_usure

_usure _ force de travail passive

 

J’ai un souvenir clair d’une partie de la carrosserie d’un tracteur de mon père qui, se situant au niveau de la portière, était soumise à un frottement avec la jambe à chaque entrée dans le véhicule.

Au fil des années, sur cette zone anguleuse, les différentes strates de peintures de protection de la carrosserie ont subi une usure particulière.

Des zones concentriques apparaissent, la peinture extérieure, les éventuelles peintures antérieures, les couches d’apprêt, le métal nu.

Il y a quelque chose, dans cette fatigue du matériau, d'une autre echelle temporel.

L'avancée de cette érosion est difficile à percevoir, nous échappe.

 

L’usage et l’usure fonctionnent dans une relation de cause à effet.

 

L’usage commande l’usure.

 

D’une usure imposante, peut d’écouler une perturbation de l’usage.

 

User de quelque chose signifie aussi en faire usage.

 

L’usure et l’usage sont les deux côtés d’une même pièce.

 

Une pièce de monnaie, en passant de main en main, de portefeuilles en tiroirs-caisses, elle s’use.

De manière indicible, de fines particules se détachent sur nos doigts.

L’usure est aussi un terme financier qui définit un taux d’intérêt excessif.

La pièce de monnaie comporte en elle les deux sens de l’usure ; dégradation physique et fluctuation de la valeur des devises

 

L’usure est un processus qui implique le frottement.

 

«Elle implique le contact entre les surfaces de deux objets qui, en se déplaçant l’un par rapport à l’autre, créent une force ayant pour effet d’altérer les surfaces. L’usure est donc associée à la perception la plus ordinaire de notre environnement et même de notre corps : il est probable que nous avons commencé par ressentir physiquement ce phénomène, avant même de l’observer et de l’analyser, en nous frottant les mains, les doigts ou quelque autre partie du corps, pour les réchauffer, les soulager ou même sans intentions particulières. Cette épreuve en corps propre, dans la réversibilité du touchant touché, fait du frottement et de l’usure qu’il entraîne, une expérience primordiale où se loge le rapport du corps à lui-même et au monde.» 

       Sabine Forero Mendoza, Pour une esthétique de l'usure, L'usure, Presses Universitaires de Bordeaux Académie royale des Beaux-Arts de Bruxelles, 2016

 

 

Il est intéressant de regarder les mouvements de matière que produit l’usure sous l’angle de la tribologie (science des frottements) ses domaines d’applications vont de l’étude des forces des plaques tectoniques entre elles, jusqu’aux technologies de freinage.

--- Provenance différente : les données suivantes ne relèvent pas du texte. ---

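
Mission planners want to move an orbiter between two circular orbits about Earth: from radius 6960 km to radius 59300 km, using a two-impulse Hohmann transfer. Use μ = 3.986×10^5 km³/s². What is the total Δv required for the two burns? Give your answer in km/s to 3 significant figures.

Transfer-ellipse semi-major axis a_t = (r₁ + r₂)/2 = (6960 + 59300)/2 = 33130 km.
At r₁ the circular-orbit speed is v₁ = √(μ/r₁) = 7.5677 km/s.
On the transfer ellipse at r₁, vis-viva gives v_p = √[μ(2/r₁ − 1/a_t)] = 10.125 km/s.
First burn Δv₁ = |v_p − v₁| = 2.557 km/s.
Circular speed at r₂: v₂ = √(μ/r₂) = 2.5926 km/s.
Transfer-orbit speed at r₂: v_a = √[μ(2/r₂ − 1/a_t)] = 1.1883 km/s.
Second burn Δv₂ = |v₂ − v_a| = 1.404 km/s.
Total Δv = Δv₁ + Δv₂ = 3.961 km/s.

Δv = 3.96 km/s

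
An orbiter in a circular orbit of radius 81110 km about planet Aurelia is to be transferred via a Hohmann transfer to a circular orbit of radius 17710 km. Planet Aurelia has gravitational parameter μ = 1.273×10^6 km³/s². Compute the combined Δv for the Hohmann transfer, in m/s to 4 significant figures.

Semi-major axis of the transfer orbit: a_t = (81110 + 17710)/2 = 49410 km.
At r₁ the circular-orbit speed is v₁ = √(μ/r₁) = 3.962 km/s.
Transfer-orbit speed at r₁ (vis-viva equation): v_a = √[μ(2/r₁ − 1/a_t)] = 2.372 km/s.
First burn Δv₁ = |v_a − v₁| = 1.590 km/s.
Circular speed at r₂: v₂ = √(μ/r₂) = 8.47822 km/s.
Transfer-orbit speed at r₂: v_p = √[μ(2/r₂ − 1/a_t)] = 10.8626 km/s.
Second burn Δv₂ = |v₂ − v_p| = 2.384 km/s.
Total Δv = Δv₁ + Δv₂ = 3.974 km/s.

Δv = 3974 m/s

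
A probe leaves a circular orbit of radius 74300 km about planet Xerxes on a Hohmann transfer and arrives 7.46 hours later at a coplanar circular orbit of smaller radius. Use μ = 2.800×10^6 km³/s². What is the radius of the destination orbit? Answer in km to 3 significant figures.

r₂ = 43600 km

Transfer time t = 7.46 hours = 26856 s, and t = π√(a_t³/μ).
So a_t = (μ t²/π²)^(1/3) = (2.800×10^6 × (26856)² / π²)^(1/3) = 58927 km.
Since a_t = (r₁ + r₂)/2, r₂ = 2a_t − r₁ = 2×58927 − 74300 = 43554 km.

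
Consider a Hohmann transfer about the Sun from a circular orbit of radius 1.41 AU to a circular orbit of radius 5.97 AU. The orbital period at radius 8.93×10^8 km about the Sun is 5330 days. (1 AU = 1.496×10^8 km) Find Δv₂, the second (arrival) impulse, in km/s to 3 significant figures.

From Kepler's third law T² = 4π²r³/μ at r = 8.93×10^8 km, T = 5330 days = 5330 × 86400 s = 4.60512×10^8 s: μ = 4π²r³/T² = 1.32566×10^11 km³/s².
In km: r₁ = 1.41 × 1.496×10^8 = 2.10936×10^8 km; r₂ = 5.97 × 1.496×10^8 = 8.93112×10^8 km.
Transfer-ellipse semi-major axis a_t = (r₁ + r₂)/2 = (2.10936×10^8 + 8.93112×10^8)/2 = 5.52024×10^8 km.
Circular speed at r = 8.93112×10^8 km: v_c = √(μ/r) = 12.183 km/s.
Transfer-orbit speed at the same r (vis-viva, a = a_t): v_t = √[μ(2/r − 1/a_t)] = 7.5311 km/s.
Δv₂ = |v_t − v_c| = |7.5311 − 12.183| = 4.652 km/s.

Δv₂ = 4.65 km/s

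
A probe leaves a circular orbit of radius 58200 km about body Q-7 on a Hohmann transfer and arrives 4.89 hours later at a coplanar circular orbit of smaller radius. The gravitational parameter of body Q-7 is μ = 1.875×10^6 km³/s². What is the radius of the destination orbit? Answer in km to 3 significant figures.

r₂ = 19600 km

Transfer time t = 4.89 hours = 17604 s, and t = π√(a_t³/μ).
So a_t = (μ t²/π²)^(1/3) = (1.875×10^6 × (17604)² / π²)^(1/3) = 38902 km.
Since a_t = (r₁ + r₂)/2, r₂ = 2a_t − r₁ = 2×38902 − 58200 = 19604 km.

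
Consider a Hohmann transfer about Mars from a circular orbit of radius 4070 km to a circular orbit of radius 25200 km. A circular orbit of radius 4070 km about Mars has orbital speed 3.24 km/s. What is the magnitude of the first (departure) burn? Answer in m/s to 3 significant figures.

From the circular-orbit relation v² = μ/r at r = 4070 km: μ = v²r = (3.24)² × 4070 = 42725.2 km³/s².
Transfer-ellipse semi-major axis a_t = (r₁ + r₂)/2 = (4070 + 25200)/2 = 14635 km.
Circular speed at r = 4070 km: v_c = √(μ/r) = 3.240 km/s.
Vis-viva on the transfer ellipse at r = 4070 km gives v_t = √[μ(2/r − 1/a_t)] = 4.252 km/s.
Δv₁ = |v_t − v_c| = |4.252 − 3.240| = 1.012 km/s.

Δv₁ = 1010 m/s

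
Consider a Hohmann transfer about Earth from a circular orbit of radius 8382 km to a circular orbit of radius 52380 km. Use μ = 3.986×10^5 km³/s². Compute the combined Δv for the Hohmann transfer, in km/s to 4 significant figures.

Δv = 3.468 km/s

Transfer-ellipse semi-major axis a_t = (r₁ + r₂)/2 = (8382 + 52380)/2 = 30381 km.
At r₁ the circular-orbit speed is v₁ = √(μ/r₁) = 6.8960 km/s.
Transfer-orbit speed at r₁ (vis-viva): v_p = √[μ(2/r₁ − 1/a_t)] = 9.0548 km/s.
First burn Δv₁ = |v_p − v₁| = 2.1588 km/s.
At r₂, v₂ = √(μ/r₂) = 2.7586 km/s.
Transfer-orbit speed at r₂: v_a = √[μ(2/r₂ − 1/a_t)] = 1.4490 km/s.
Second burn Δv₂ = |v₂ − v_a| = 1.3096 km/s.
Δv = Δv₁ + Δv₂ = 2.1588 + 1.3096 = 3.468 km/s.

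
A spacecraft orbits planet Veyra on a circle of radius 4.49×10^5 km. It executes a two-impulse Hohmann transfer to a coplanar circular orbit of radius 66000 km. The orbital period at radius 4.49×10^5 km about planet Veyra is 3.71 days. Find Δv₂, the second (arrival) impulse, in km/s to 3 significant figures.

Δv₂ = 7.36 km/s

From Kepler's third law T² = 4π²r³/μ at r = 4.49×10^5 km, T = 3.71 days = 3.71 × 86400 s = 3.20544×10^5 s: μ = 4π²r³/T² = 3.47795×10^7 km³/s².
The Hohmann ellipse has a_t = (r₁ + r₂)/2 = 2.575×10^5 km.
Circular speed at r = 66000 km: v_c = √(μ/r) = 22.956 km/s.
Vis-viva on the transfer ellipse at r = 66000 km gives v_t = √[μ(2/r − 1/a_t)] = 30.313 km/s.
Δv₂ = |v_t − v_c| = |30.313 − 22.956| = 7.357 km/s.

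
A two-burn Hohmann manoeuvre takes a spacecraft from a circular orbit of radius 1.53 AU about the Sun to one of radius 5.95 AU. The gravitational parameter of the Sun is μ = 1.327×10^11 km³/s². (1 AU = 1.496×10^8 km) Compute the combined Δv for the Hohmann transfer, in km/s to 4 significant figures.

In km: r₁ = 1.53 × 1.496×10^8 = 2.28888×10^8 km; r₂ = 5.95 × 1.496×10^8 = 8.9012×10^8 km.
Transfer-ellipse semi-major axis a_t = (r₁ + r₂)/2 = (2.28888×10^8 + 8.9012×10^8)/2 = 5.59504×10^8 km.
Circular speed at r₁: v₁ = √(μ/r₁) = √(1.327×10^11/2.28888×10^8) = 24.078 km/s.
Transfer-orbit speed at r₁ (v² = μ(2/r − 1/a)): v_p = √[μ(2/r₁ − 1/a_t)] = 30.370 km/s.
First burn Δv₁ = |v_p − v₁| = 6.292 km/s.
Circular speed at r₂: v₂ = √(μ/r₂) = 12.2099 km/s.
Transfer-orbit speed at r₂: v_a = √[μ(2/r₂ − 1/a_t)] = 7.80946 km/s.
Second burn Δv₂ = |v₂ − v_a| = 4.400 km/s.
Δv = Δv₁ + Δv₂ = 6.292 + 4.400 = 10.69 km/s.

Δv = 10.69 km/s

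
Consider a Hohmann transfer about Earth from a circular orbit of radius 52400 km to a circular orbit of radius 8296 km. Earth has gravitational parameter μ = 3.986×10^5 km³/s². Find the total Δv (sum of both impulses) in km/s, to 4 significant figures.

Transfer-ellipse semi-major axis a_t = (r₁ + r₂)/2 = (52400 + 8296)/2 = 30348 km.
Circular speed at r₁: v₁ = √(μ/r₁) = √(3.986×10^5/52400) = 2.758 km/s.
Transfer-orbit speed at r₁ (vis-viva equation): v_a = √[μ(2/r₁ − 1/a_t)] = 1.442 km/s.
First burn Δv₁ = |v_a − v₁| = 1.316 km/s.
Circular speed at r₂: v₂ = √(μ/r₂) = 6.9316 km/s.
Transfer-orbit speed at r₂: v_p = √[μ(2/r₂ − 1/a_t)] = 9.1082 km/s.
Second burn Δv₂ = |v₂ − v_p| = 2.177 km/s.
Total Δv = Δv₁ + Δv₂ = 3.493 km/s.

Δv = 3.493 km/s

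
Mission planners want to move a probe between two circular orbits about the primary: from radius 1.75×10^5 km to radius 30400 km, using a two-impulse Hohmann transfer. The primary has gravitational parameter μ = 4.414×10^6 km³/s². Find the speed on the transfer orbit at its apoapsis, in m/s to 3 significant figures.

v = 2730 m/s

Semi-major axis of the transfer orbit: a_t = (1.750×10^5 + 30400)/2 = 1.027×10^5 km.
At apoapsis, r = 1.750×10^5 km.
From the vis-viva equation, v = √[μ(2/r − 1/a_t)] = 2.732 km/s.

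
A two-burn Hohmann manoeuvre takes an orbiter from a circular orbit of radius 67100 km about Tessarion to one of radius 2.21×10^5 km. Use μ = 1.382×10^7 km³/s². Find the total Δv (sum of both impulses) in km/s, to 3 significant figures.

Δv = 5.94 km/s

Transfer-ellipse semi-major axis a_t = (r₁ + r₂)/2 = (67100 + 2.210×10^5)/2 = 1.4405×10^5 km.
Circular speed at r₁: v₁ = √(μ/r₁) = √(1.382×10^7/67100) = 14.35135 km/s.
On the transfer ellipse at r₁, v² = μ(2/r − 1/a) gives v_p = √[μ(2/r₁ − 1/a_t)] = 17.77593 km/s.
First burn Δv₁ = |v_p − v₁| = 3.4246 km/s.
Circular speed at r₂: v₂ = √(μ/r₂) = 7.9078 km/s.
Transfer-orbit speed at r₂: v_a = √[μ(2/r₂ − 1/a_t)] = 5.3971 km/s.
Second burn Δv₂ = |v₂ − v_a| = 2.5107 km/s.
Δv = Δv₁ + Δv₂ = 3.4246 + 2.5107 = 5.935 km/s.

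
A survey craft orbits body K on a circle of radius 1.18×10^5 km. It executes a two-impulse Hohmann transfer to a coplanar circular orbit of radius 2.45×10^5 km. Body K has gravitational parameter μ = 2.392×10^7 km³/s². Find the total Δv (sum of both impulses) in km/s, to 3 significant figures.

Semi-major axis of the transfer orbit: a_t = (1.180×10^5 + 2.450×10^5)/2 = 1.815×10^5 km.
At r₁ the circular-orbit speed is v₁ = √(μ/r₁) = 14.238 km/s.
On the transfer ellipse at r₁, v² = μ(2/r − 1/a) gives v_p = √[μ(2/r₁ − 1/a_t)] = 16.542 km/s.
First burn Δv₁ = |v_p − v₁| = 2.304 km/s.
At r₂, v₂ = √(μ/r₂) = 9.881 km/s.
Transfer-orbit speed at r₂: v_a = √[μ(2/r₂ − 1/a_t)] = 7.967 km/s.
Second burn Δv₂ = |v₂ − v_a| = 1.914 km/s.
Δv = Δv₁ + Δv₂ = 2.304 + 1.914 = 4.218 km/s.

Δv = 4.22 km/s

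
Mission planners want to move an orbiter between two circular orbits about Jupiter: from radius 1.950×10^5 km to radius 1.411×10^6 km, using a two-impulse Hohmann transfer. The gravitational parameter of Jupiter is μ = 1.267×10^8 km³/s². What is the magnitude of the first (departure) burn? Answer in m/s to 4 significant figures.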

On peut tout à fait l’appliquer à des situations aussi banales que la vitesse d’usure d’une semelle de chaussure ou à la lente déformation de marches d’un escalier à force d’être emprunté.

Je dois avouer une certaine fascination pour ces phénomènes, mais ce n’est pas le romantisme de la patine ou une nostalgie des objets anciens qui m’importe. Je pense davantage au concept japonais de wabi-sabi qui consiste à porter une attention sur les choses imparfaites, modeste, portant la trace du passage du temps ou des hommes.

  

Prendre acte de l’usure comme affectant toute chose, c’est aussi ne pas croire à la croissance infinie.

Notre civilisation est économiquement usée, fatiguée par ces propres logiques.

L’effondrement du modèle paraît inévitable si l’on en croit la plupart des scientifiques.

 

Le ponçage m’intéresse en relation à cette question de l’usure.

Il est une usure contrôlée, choisit.

Des pierres polies à la carrosserie automobile, nous n’avons cessé de poncer, d’apprivoiser l’usure.

 

Dans le quotidien, poncer son environnement des yeux, c’est s’user contre celui-ci pour en saisir les subtilités, les mouvements de l’infime, de l’inframince.